Je dois ajouter que, en 1967, quand nous sommes arrivés à Paris, nous avons aménagé, à peine quelques semaines plus tard, tout près de la rue Ballu, là où se trouve la résidence de Nadia Boulanger.

Le no 36 de la rue Ballu, devenu le no 3 de la place Lili-et-Nadia-Boulanger, où vécurent les deux sœurs de 1904 à leur mort. Une plaque leur rend hommage.

Donc, elle a vécu tout près de la dernière résidence d’Enescu, dans la rue de Clichy.

Mais, l’autographe de Nadia a été apposé, pas dans l’Athénée Roumain, mais dans la salle des concerts de la Radiodiffusion roumaine, que l’on nomme aussi « Sala Radio ».

« Sala Radio (en roumain pour « Radio Hall ») est une salle de concert du centre-ville de Bucarest. Construit en 1959 et ouvert en 1961, il est bien connu pour son acoustique impressionnante.
Par ailleurs, du point de vue architectural, le bâtiment a une très forte empreinte communiste. À l’intérieur, le bâtiment est exactement comme dans les années ‘70, vous donnant l’impression d’être au milieu d’un régime communiste. »,

selon le commentaire de TripAdvisor. 

Tout ça… c’est bien vrai ! 

Mais, au-delà de l’ambiance « Maison des syndicats » à Moscou en 1956, ce qui aujourd’hui fait « un peu vintage », la salle cache une ambiance chaleureuse, grâce aux murs revêtus de bois clair et du grand orgue impressionnant, qui couvre le haut du mur au fond de la scène. 

Aujourd’hui, le Festival Radiro (également connu sous le nom de « Festival international des orchestres radiophoniques »), qui a lieu entre les éditions du Festival Enescu est l’un des plus grands festivals de musique classique au monde, organisé en Roumanie. Il s’agit du plus grand festival international dédié aux orchestres symphoniques radiophoniques.  

RadiRo en 2016

Dans les années ’60, les concerts de « l’Orchestre symphonique de la Radiodiffusion Roumaine », étaient hebdomadaires, toujours le jeudi, ce qui me permettait d’y assister en dehors des concerts de l’Athénée Roumain, qui avaient lieu le samedi soir et le dimanche matin, avec le même programme. 

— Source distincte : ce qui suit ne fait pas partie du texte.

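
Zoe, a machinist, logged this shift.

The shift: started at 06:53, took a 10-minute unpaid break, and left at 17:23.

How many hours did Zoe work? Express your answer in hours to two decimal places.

10.33 hours

The shift: 06:53–17:23 = 10 h 30 min; less 10 min break → 10 h 20 min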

Au début, j’allais au concert du samedi soir. Mais, à partir du jour où j’ai commencé à fréquenter les « surboum » de samedi, j’ai échangé ma réservation à l’Athénée Roumain pour dimanche matin.

Même si, quelques fois, j’avais du mal pour arriver au concert… à 11h du matin ! 

Mais, les concerts exceptionnels avaient lieu dans la « Sala Palatului ». 

« Sala Palatului (Sale du Palais de la République) est un centre de conférence et une salle de concert situé à Bucarest, en Roumanie. Elle est située derrière le Palais Royal sur la Calea Victoriei. Il a été construit entre 1959 et 1960 sous le régime de Gheorghe Gheorghiu-Dej. 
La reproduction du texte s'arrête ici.